The author defines the direct \((A\oplus_ pB)\) and inverse \((A\square_ pB)\) addition of order \(p\in [0,\infty]\) for pairs of convex sets in a locally convex topological linear space X as follows:
Let A,B\(\subset X\) convex sets, \(0\in A\cap B\).
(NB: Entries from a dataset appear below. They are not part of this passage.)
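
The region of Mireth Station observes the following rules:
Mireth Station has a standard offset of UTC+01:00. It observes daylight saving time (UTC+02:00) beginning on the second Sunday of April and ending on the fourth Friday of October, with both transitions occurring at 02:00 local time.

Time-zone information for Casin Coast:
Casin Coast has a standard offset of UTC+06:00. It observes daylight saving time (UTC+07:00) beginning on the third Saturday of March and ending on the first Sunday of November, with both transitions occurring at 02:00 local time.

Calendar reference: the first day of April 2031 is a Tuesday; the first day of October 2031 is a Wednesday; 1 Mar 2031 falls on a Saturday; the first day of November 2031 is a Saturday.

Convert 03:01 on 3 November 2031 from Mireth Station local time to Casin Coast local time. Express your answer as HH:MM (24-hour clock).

08:01

1 April 2031 is a Tuesday, so the first Sunday is April 6 and the second is April 13.
1 October 2031 is a Wednesday, so the first Friday is October 3 and the fourth is October 24.
3 November 2031 is outside the daylight-saving period (13 April – 24 October), so Mireth Station is on standard time, UTC+01:00.
03:01 Mireth Station − 1h = 02:01 UTC.
1 March 2031 is a Saturday, so the first Saturday is March 1 and the third is March 15.
1 November 2031 is a Saturday, so the first Sunday is November 2.
At the standard offset (UTC+06:00), 02:01 UTC + 6h = 08:01 Casin Coast standard time.
The standard-time date in Casin Coast, 3 November 2031, does not fall between 15 March and 2 November, so daylight saving is not in effect and Casin Coast is at UTC+06:00.
02:01 UTC + 6h = 08:01 Casin Coast.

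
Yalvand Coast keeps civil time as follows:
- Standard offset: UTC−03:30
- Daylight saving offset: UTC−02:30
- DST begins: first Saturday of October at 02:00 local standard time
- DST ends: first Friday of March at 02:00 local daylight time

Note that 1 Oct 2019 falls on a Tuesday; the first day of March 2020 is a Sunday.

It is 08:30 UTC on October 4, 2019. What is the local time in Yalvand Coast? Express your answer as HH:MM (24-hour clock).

05:00

1 October 2019 is a Tuesday, so the first Saturday is October 5.
1 March 2020 is a Sunday, so the first Friday is March 6.
At the standard offset (UTC−03:30), 08:30 UTC − 3h30m = 05:00 Yalvand Coast standard time.
Daylight saving runs 5 October 2019 – 6 March 2020; the standard-time date in Yalvand Coast, October 4, 2019, is outside that window, so Yalvand Coast is on standard time at UTC−03:30.
08:30 UTC − 3h30m = 05:00 local.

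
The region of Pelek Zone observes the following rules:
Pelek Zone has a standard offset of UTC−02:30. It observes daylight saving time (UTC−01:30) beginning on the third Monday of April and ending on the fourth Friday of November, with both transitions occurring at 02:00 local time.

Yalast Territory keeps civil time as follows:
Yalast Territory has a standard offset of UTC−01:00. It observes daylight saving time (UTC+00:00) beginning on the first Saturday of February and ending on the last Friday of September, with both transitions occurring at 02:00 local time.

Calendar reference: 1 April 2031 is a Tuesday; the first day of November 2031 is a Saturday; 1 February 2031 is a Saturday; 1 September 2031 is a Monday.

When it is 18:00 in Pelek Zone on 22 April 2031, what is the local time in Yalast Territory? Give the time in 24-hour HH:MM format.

1 April 2031 is a Tuesday, so the first Monday is April 7 and the third is April 21.
1 November 2031 is a Saturday, so the first Friday is November 7 and the fourth is November 28.
22 April 2031 falls between 21 April and 28 November, so daylight saving is in effect and Pelek Zone is at UTC−01:30.
18:00 Pelek Zone + 1h30m = 19:30 UTC.
1 February 2031 is a Saturday, so the first Saturday is February 1.
1 September 2031 is a Monday, so Fridays fall on 5, 12, 19, 26; the last is September 26.
At the standard offset (UTC−01:00), 19:30 UTC − 1h = 18:30 Yalast Territory standard time.
The standard-time date in Yalast Territory, 22 April 2031, falls between 1 February and 26 September, so daylight saving is in effect and Yalast Territory is at UTC+00:00.
19:30 UTC + 0h = 19:30 Yalast Territory.

19:30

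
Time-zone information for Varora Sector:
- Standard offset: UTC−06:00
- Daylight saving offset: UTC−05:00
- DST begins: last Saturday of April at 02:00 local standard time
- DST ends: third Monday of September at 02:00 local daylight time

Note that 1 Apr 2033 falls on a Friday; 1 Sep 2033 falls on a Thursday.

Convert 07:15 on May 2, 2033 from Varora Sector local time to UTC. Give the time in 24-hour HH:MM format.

12:15

1 April 2033 is a Friday, so Saturdays fall on 2, 9, 16, 23, 30; the last is April 30.
1 September 2033 is a Thursday, so the first Monday is September 5 and the third is September 19.
Daylight saving runs 30 April – 19 September; May 2, 2033 is inside that window, so Varora Sector is at UTC−05:00.
07:15 local + 5h = 12:15 UTC.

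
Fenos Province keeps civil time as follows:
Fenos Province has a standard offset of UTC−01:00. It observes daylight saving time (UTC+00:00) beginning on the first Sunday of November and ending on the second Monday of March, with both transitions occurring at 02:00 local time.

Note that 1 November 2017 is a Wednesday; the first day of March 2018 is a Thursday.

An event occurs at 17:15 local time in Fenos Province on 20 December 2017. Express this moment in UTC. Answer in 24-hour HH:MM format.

17:15

1 November 2017 is a Wednesday, so the first Sunday is November 5.
1 March 2018 is a Thursday, so the first Monday is March 5 and the second is March 12.
Daylight saving runs 5 November 2017 – 12 March 2018; 20 December 2017 is inside that window, so Fenos Province is at UTC+00:00.
17:15 local − 0h = 17:15 UTC.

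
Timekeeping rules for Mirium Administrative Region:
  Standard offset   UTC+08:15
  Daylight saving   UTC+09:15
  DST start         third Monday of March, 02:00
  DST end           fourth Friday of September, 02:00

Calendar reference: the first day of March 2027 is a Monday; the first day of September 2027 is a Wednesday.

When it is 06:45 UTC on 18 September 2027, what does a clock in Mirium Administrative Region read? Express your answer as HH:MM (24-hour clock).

16:00

1 March 2027 is a Monday, so the first Monday is March 1 and the third is March 15.
1 September 2027 is a Wednesday, so the first Friday is September 3 and the fourth is September 24.
At the standard offset (UTC+08:15), 06:45 UTC + 8h15m = 15:00 Mirium Administrative Region standard time.
The standard-time date in Mirium Administrative Region, 18 September 2027, falls between 15 March and 24 September, so daylight saving is in effect and Mirium Administrative Region is at UTC+09:15.
06:45 UTC + 9h15m = 16:00 local.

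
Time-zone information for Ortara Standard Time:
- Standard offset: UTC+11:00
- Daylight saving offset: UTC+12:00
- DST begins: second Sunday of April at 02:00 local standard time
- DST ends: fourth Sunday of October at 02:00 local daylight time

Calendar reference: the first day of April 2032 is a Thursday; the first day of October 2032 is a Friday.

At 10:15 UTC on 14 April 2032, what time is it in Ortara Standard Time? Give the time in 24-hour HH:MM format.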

Then \[ A\oplus_ pB=\cup \{\lambda_ 1A+\lambda_ 2B:\;\lambda \geq 0,\quad \| \lambda \|_ q=1\},\quad A\square_ pB=\cup \{\lambda_ 1A\cap \lambda_ 2B:\;\lambda \geq 0,\quad \| \lambda \|_ q=1\}, \] where \(1/p+1/q=1\) and for \(\lambda =(\lambda_ 2,\lambda_ 2)\in {\mathbb{R}}^ 2\), \(\lambda_ 1,\lambda_ 2\geq 0\), \(\| \lambda \|_ q=(\lambda^ q_ 1+\lambda^ q_ 2)^{1/2}\) if \(q\neq \infty\) and \(=\max \{\lambda_ 1,\lambda_ 2\}\) if \(q=\infty.\)
Direct and inverse addition of order p for pairs of positive functions are also defined. They are applied in the theory of second-order subdifferentials for convex functions and in the algebra of ellipsoids.